Saw this on Donte Whitner, pretty cool:
At 6 years old, Whitner was playing catch in his Kinsman Road driveway, and the ball rolled into the street. He darted out after it and was struck by a car driving down the street. His mom, Deborah Robinson, got the call at work that her eldest son had been hit by a car, and she was convinced he was dead.
"Nobody would tell me anything but that he had been hit," she said. "All I could think of was that he was gone and they weren't telling me."
She raced home from her job at a nearby nursing home, blinded by her tears and screaming hysterically. "I could've been killed myself," she said. She was driven to Rainbow Babies & Children's Hospital, where Whitner had been taken by ambulance.
"I had to be strong in front of him," she said. "But the doctors told me he'd probably never walk again and that he'd never, ever play sports again."
Whitner's legs had been shattered in 15 places, and he was placed in a full-body cast for six months. Robinson bought a little red wagon to cart him around, and carried him up and down the stairs at home. After that, he was placed in a half-cast for another eight weeks and then had to learn how to walk all over again.
"He kept trying to tear those casts off his legs," she said. Whitner vividly recalls being told by the doctors that he would probably never walk again.
"Even when you're 6, you understand what it means when somebody tells you you're not going to walk or play sports again," said Whitner. "It was the first time in my life where I actually had to believe in myself when nobody else did."

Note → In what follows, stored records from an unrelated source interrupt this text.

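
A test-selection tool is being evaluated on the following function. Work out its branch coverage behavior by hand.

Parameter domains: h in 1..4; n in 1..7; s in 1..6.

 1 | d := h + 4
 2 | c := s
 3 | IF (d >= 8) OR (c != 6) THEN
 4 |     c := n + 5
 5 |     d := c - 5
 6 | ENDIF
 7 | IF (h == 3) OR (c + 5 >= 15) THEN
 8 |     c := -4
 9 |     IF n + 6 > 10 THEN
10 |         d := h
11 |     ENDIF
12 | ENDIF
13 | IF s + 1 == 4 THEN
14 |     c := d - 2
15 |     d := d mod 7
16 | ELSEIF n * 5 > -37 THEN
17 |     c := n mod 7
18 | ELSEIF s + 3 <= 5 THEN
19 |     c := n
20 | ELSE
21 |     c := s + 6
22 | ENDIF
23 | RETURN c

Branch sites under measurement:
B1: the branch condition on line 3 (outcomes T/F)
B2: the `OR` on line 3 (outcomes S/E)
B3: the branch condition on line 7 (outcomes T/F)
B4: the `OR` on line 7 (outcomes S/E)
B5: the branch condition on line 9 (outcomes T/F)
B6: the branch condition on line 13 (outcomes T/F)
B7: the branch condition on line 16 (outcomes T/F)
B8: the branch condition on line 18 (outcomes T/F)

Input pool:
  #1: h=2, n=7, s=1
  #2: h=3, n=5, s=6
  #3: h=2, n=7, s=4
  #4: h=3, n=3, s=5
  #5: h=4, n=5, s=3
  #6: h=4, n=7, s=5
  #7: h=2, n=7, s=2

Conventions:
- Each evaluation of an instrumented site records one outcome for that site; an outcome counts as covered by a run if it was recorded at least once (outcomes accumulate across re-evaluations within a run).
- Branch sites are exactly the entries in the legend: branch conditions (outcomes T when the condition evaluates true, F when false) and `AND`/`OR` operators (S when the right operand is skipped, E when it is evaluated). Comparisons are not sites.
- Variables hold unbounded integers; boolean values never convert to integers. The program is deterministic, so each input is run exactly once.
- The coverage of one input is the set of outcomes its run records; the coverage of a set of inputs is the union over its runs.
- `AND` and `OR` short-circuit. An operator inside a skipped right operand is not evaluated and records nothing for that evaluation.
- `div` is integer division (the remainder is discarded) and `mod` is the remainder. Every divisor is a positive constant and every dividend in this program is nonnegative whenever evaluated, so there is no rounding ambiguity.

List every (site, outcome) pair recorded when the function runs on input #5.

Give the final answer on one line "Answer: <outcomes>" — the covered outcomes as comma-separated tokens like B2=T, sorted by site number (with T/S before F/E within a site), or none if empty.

Running input #5 (h=4, n=5, s=3), event by event:
  B2->S, B1->T, B4->E, B3->T, B5->T, B6->T
distinct outcomes covered: B1=T, B2=S, B3=T, B4=E, B5=T, B6=T

Answer: B1=T, B2=S, B3=T, B4=E, B5=T, B6=T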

About four months after he took those first steps, he asked his mom to buy him a basketball hoop.
"I didn't want to do it," said Robinson. "I was so scared those little legs were going to pop. But I couldn't say no. He was so under the weather that he needed something. Sports was all he thought about."

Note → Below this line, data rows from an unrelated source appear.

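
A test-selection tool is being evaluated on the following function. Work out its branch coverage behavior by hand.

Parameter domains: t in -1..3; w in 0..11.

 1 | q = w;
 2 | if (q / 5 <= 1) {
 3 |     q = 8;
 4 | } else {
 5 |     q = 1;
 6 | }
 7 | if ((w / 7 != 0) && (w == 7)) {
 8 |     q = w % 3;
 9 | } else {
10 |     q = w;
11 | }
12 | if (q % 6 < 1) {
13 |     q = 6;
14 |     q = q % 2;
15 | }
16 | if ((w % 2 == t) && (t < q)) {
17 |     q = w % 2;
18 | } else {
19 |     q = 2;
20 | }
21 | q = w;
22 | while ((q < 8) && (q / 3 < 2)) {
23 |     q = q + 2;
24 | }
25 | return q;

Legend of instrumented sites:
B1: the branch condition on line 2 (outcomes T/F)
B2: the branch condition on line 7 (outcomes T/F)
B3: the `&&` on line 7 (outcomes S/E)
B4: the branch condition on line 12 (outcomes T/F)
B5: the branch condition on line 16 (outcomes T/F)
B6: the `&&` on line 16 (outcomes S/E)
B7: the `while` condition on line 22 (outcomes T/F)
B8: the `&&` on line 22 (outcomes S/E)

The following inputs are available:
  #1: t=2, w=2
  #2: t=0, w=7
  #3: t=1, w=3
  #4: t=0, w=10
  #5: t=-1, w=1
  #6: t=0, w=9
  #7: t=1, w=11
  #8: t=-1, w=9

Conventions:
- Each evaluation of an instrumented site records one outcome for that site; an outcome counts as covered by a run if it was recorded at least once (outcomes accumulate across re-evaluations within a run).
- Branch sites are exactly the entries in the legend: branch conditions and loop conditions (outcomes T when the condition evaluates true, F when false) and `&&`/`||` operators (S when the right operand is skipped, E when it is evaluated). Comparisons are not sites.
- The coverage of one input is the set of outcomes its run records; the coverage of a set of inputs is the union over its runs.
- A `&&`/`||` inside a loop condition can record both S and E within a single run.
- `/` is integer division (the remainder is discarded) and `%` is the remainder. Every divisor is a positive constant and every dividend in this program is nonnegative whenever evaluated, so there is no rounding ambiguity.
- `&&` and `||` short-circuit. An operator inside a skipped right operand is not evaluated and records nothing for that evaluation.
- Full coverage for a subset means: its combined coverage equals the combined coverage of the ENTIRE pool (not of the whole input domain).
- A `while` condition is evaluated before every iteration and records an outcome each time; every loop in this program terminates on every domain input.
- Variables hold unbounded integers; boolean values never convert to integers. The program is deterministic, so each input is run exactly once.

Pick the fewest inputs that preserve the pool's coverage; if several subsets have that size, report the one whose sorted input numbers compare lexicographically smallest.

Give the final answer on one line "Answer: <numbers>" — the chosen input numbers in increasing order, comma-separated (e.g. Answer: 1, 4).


run #1 (t=2, w=2) runs B1->T, B3->S, B2->F, B4->F, B6->S, B5->F, B8->E, B7->T, B8->E, B7->T, B8->E, B7->F; records B1=T, B2=F, B3=S, B4=F, B5=F, B6=S, B7=T, B7=F, B8=E
run #2 (t=0, w=7) runs B1->T, B3->E, B2->T, B4->F, B6->S, B5->F, B8->E, B7->F; records B1=T, B2=T, B3=E, B4=F, B5=F, B6=S, B7=F, B8=E
run #3 (t=1, w=3) runs B1->T, B3->S, B2->F, B4->F, B6->E, B5->T, B8->E, B7->T, B8->E, B7->T, B8->E, B7->F; records B1=T, B2=F, B3=S, B4=F, B5=T, B6=E, B7=T, B7=F, B8=E
run #4 (t=0, w=10) runs B1->F, B3->E, B2->F, B4->F, B6->E, B5->T, B8->S, B7->F; records B1=F, B2=F, B3=E, B4=F, B5=T, B6=E, B7=F, B8=S
run #5 (t=-1, w=1) runs B1->T, B3->S, B2->F, B4->F, B6->S, B5->F, B8->E, B7->T, B8->E, B7->T, B8->E, B7->T, B8->E, B7->F; records B1=T, B2=F, B3=S, B4=F, B5=F, B6=S, B7=T, B7=F, B8=E
run #6 (t=0, w=9) runs B1->T, B3->E, B2->F, B4->F, B6->S, B5->F, B8->S, B7->F; records B1=T, B2=F, B3=E, B4=F, B5=F, B6=S, B7=F, B8=S
run #7 (t=1, w=11) runs B1->F, B3->E, B2->F, B4->F, B6->E, B5->T, B8->S, B7->F; records B1=F, B2=F, B3=E, B4=F, B5=T, B6=E, B7=F, B8=S
run #8 (t=-1, w=9) runs B1->T, B3->E, B2->F, B4->F, B6->S, B5->F, B8->S, B7->F; records B1=T, B2=F, B3=E, B4=F, B5=F, B6=S, B7=F, B8=S
union over all inputs: B1=T, B1=F, B2=T, B2=F, B3=S, B3=E, B4=F, B5=T, B5=F, B6=S, B6=E, B7=T, B7=F, B8=S, B8=E (15 outcomes)
every size-1 subset falls short of the 15 outcomes (best: 9/15)
every size-2 subset falls short of the 15 outcomes (best: 14/15)
the canonical winner is {1, 2, 4}: size 3, full 15-outcome coverage, earliest index list among size-3 covers
Answer: 1, 2, 4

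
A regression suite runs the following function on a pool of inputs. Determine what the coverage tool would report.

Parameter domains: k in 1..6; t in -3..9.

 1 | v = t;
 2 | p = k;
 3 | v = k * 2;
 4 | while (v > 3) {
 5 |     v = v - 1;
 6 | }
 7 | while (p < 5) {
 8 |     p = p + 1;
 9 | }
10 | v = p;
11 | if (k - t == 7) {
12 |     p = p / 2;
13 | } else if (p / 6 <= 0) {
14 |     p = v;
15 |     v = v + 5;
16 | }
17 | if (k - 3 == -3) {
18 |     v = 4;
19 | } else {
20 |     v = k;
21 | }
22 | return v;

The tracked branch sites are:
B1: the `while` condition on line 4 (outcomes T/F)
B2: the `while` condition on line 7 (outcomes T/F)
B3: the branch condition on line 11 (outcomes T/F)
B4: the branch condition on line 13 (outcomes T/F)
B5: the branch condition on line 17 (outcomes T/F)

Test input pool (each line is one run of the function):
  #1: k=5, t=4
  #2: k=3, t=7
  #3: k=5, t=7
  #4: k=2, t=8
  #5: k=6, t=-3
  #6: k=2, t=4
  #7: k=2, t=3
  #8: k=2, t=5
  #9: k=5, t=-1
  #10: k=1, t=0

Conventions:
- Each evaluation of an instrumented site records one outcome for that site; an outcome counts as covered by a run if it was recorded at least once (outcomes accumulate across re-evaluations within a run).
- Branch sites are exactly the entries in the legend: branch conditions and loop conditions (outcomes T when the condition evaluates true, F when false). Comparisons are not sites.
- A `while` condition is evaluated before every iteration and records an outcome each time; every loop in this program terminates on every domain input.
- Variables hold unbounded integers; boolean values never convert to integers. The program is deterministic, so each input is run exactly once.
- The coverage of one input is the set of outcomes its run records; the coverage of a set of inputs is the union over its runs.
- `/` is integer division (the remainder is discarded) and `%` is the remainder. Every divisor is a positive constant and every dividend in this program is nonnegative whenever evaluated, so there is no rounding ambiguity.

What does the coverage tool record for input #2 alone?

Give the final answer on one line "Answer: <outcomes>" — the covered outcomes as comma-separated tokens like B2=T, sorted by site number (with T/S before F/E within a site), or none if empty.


Running input #2 (k=3, t=7), event by event:
  B1->T, B1->T, B1->T, B1->F, B2->T, B2->T, B2->F, B3->F, B4->T, B5->F
distinct outcomes covered: B1=T, B1=F, B2=T, B2=F, B3=F, B4=T, B5=F
Answer: B1=T, B1=F, B2=T, B2=F, B3=F, B4=T, B5=F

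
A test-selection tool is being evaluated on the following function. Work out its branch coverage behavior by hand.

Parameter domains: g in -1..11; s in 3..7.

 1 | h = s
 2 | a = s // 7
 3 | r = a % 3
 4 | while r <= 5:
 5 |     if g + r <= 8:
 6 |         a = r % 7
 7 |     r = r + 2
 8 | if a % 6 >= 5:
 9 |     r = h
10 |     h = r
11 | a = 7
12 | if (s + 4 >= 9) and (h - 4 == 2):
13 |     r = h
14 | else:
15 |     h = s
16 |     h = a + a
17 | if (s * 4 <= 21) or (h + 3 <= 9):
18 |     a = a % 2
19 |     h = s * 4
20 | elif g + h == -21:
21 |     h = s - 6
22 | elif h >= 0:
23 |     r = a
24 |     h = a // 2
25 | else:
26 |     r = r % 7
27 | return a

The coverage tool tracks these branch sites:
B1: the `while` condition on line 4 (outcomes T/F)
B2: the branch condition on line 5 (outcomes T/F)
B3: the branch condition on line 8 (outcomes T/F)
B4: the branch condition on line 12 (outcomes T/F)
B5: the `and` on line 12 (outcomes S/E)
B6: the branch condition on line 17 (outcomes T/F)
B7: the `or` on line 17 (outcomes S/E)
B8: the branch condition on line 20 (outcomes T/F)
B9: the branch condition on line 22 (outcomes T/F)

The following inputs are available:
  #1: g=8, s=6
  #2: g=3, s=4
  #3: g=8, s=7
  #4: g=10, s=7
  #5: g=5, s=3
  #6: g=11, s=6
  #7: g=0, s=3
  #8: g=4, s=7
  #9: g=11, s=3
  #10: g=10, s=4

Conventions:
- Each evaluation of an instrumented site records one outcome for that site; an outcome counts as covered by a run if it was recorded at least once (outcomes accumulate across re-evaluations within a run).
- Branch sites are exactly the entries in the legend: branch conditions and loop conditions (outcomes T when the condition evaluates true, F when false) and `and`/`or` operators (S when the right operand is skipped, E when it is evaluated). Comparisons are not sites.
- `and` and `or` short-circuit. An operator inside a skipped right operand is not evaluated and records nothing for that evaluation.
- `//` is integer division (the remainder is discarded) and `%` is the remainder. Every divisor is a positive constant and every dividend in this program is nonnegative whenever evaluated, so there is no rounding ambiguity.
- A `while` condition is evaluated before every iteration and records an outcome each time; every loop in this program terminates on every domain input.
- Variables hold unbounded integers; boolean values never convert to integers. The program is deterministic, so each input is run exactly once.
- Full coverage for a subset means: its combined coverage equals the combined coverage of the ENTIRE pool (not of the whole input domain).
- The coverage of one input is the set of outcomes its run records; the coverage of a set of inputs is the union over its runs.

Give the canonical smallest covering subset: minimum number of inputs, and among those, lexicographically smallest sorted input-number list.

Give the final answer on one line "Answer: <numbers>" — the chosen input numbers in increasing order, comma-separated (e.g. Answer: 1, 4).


#1 (g=8, s=6) -> B1->T, B2->T, B1->T, B2->F, B1->T, B2->F, B1->F, B3->F, B5->E, B4->T, B7->E, B6->T; covered: B1=T, B1=F, B2=T, B2=F, B3=F, B4=T, B5=E, B6=T, B7=E
#2 (g=3, s=4) -> B1->T, B2->T, B1->T, B2->T, B1->T, B2->T, B1->F, B3->F, B5->S, B4->F, B7->S, B6->T; covered: B1=T, B1=F, B2=T, B3=F, B4=F, B5=S, B6=T, B7=S
#3 (g=8, s=7) -> B1->T, B2->F, B1->T, B2->F, B1->T, B2->F, B1->F, B3->F, B5->E, B4->F, B7->E, B6->F, B8->F, B9->T; covered: B1=T, B1=F, B2=F, B3=F, B4=F, B5=E, B6=F, B7=E, B8=F, B9=T
#4 (g=10, s=7) -> B1->T, B2->F, B1->T, B2->F, B1->T, B2->F, B1->F, B3->F, B5->E, B4->F, B7->E, B6->F, B8->F, B9->T; covered: B1=T, B1=F, B2=F, B3=F, B4=F, B5=E, B6=F, B7=E, B8=F, B9=T
#5 (g=5, s=3) -> B1->T, B2->T, B1->T, B2->T, B1->T, B2->F, B1->F, B3->F, B5->S, B4->F, B7->S, B6->T; covered: B1=T, B1=F, B2=T, B2=F, B3=F, B4=F, B5=S, B6=T, B7=S
#6 (g=11, s=6) -> B1->T, B2->F, B1->T, B2->F, B1->T, B2->F, B1->F, B3->F, B5->E, B4->T, B7->E, B6->T; covered: B1=T, B1=F, B2=F, B3=F, B4=T, B5=E, B6=T, B7=E
#7 (g=0, s=3) -> B1->T, B2->T, B1->T, B2->T, B1->T, B2->T, B1->F, B3->F, B5->S, B4->F, B7->S, B6->T; covered: B1=T, B1=F, B2=T, B3=F, B4=F, B5=S, B6=T, B7=S
#8 (g=4, s=7) -> B1->T, B2->T, B1->T, B2->T, B1->T, B2->F, B1->F, B3->F, B5->E, B4->F, B7->E, B6->F, B8->F, B9->T; covered: B1=T, B1=F, B2=T, B2=F, B3=F, B4=F, B5=E, B6=F, B7=E, B8=F, B9=T
#9 (g=11, s=3) -> B1->T, B2->F, B1->T, B2->F, B1->T, B2->F, B1->F, B3->F, B5->S, B4->F, B7->S, B6->T; covered: B1=T, B1=F, B2=F, B3=F, B4=F, B5=S, B6=T, B7=S
#10 (g=10, s=4) -> B1->T, B2->F, B1->T, B2->F, B1->T, B2->F, B1->F, B3->F, B5->S, B4->F, B7->S, B6->T; covered: B1=T, B1=F, B2=F, B3=F, B4=F, B5=S, B6=T, B7=S
together the pool reaches 15 outcomes: B1=T, B1=F, B2=T, B2=F, B3=F, B4=T, B4=F, B5=S, B5=E, B6=T, B6=F, B7=S, B7=E, B8=F, B9=T
every size-1 subset falls short of the 15 outcomes (best: 11/15)
every size-2 subset falls short of the 15 outcomes (best: 14/15)
inputs {1, 2, 3} (size 3) cover everything; no size-3 subset with a lexicographically smaller index list covers all 15
Answer: 1, 2, 3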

Before long, Whitner was shooting hoops. By age 8, he wanted to play Pop Warner football, but knew his mom would never let him. He forged her signature and had his aunt help him get the physical.

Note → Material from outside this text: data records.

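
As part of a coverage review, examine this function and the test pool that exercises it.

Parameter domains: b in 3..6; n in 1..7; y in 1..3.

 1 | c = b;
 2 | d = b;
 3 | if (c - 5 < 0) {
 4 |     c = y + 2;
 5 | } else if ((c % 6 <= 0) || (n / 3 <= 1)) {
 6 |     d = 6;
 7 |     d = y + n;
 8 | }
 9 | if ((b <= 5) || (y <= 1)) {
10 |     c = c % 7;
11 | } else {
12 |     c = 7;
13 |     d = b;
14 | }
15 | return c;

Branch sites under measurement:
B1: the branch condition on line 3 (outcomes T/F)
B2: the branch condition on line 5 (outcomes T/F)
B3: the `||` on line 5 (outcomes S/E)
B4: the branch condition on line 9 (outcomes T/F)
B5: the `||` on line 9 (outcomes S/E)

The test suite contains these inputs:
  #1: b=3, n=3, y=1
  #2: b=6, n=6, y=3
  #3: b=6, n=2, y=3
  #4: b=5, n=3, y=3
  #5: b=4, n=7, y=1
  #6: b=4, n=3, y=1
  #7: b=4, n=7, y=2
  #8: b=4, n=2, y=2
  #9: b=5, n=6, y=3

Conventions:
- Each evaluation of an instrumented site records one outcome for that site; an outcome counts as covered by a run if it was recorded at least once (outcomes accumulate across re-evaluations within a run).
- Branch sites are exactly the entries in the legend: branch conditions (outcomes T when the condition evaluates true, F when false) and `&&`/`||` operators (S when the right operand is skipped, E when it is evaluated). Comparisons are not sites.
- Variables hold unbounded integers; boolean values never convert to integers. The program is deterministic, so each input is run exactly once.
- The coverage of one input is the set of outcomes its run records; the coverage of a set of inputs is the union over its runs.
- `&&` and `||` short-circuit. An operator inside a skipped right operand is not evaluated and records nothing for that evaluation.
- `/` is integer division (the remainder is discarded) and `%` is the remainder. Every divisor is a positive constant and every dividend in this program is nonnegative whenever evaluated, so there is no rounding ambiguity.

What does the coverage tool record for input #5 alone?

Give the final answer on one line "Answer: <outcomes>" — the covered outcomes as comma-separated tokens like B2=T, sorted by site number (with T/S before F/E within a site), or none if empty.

Tracing the run of input #5 (b=4, n=7, y=1):
  B1->T, B5->S, B4->T
collecting distinct outcomes: B1=T, B4=T, B5=S

Answer: B1=T, B4=T, B5=S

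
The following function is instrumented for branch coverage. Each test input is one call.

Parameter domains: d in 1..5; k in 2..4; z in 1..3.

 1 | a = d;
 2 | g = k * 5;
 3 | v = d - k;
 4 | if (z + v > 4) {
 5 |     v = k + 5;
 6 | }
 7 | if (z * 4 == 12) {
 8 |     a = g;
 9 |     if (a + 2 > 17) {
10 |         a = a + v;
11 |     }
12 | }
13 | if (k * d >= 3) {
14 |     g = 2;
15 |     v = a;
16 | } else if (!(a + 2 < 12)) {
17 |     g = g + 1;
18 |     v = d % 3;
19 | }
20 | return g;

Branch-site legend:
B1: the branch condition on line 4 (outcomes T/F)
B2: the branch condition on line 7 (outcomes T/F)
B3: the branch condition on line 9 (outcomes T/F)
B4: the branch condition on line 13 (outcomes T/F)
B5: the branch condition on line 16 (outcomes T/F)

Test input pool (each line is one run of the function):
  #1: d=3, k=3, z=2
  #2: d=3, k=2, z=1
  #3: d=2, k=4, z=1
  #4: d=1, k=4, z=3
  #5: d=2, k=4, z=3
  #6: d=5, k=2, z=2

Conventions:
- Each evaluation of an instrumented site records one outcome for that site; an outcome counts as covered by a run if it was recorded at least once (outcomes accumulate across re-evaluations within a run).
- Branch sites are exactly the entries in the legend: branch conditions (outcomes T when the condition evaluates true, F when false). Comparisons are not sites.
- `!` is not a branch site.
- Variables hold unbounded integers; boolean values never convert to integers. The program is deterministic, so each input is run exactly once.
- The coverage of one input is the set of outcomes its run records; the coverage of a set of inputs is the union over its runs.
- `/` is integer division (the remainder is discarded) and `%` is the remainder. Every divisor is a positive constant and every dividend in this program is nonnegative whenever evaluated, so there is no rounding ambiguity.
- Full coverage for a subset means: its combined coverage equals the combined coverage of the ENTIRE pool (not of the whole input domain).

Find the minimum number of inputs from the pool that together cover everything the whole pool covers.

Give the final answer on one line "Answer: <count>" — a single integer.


#1 (d=3, k=3, z=2) -> covered: B1=F, B2=F, B4=T
#2 (d=3, k=2, z=1) -> covered: B1=F, B2=F, B4=T
#3 (d=2, k=4, z=1) -> covered: B1=F, B2=F, B4=T
#4 (d=1, k=4, z=3) -> covered: B1=F, B2=T, B3=T, B4=T
#5 (d=2, k=4, z=3) -> covered: B1=F, B2=T, B3=T, B4=T
#6 (d=5, k=2, z=2) -> covered: B1=T, B2=F, B4=T
pool-wide coverage (6 outcomes): B1=T, B1=F, B2=T, B2=F, B3=T, B4=T
checked all size-1 subsets: none covers 6 outcomes (max 4/6)
size 2: inputs {4, 6} cover all 6 outcomes, and no lexicographically smaller subset of this size does
Answer: 2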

"One day, his coach called me and said, 'Where's Donte? He's missed a few practices and we really need him!' " recalled Robinson. "I said, 'You must be talking about one of my nephews. Donte doesn't play football.' "
Robinson searched the back porch and found Whitner's hidden uniform.
"He had stopped going because he thought I wouldn't approve," said Robinson, who keeps the forged registration form in a frame. "And he's right, I probably would've never let him play."
As time went on, word kept getting back to Robinson about how good her son was in football. "I went and watched and I could see what they were talking about, when I was able to keep my eyes open."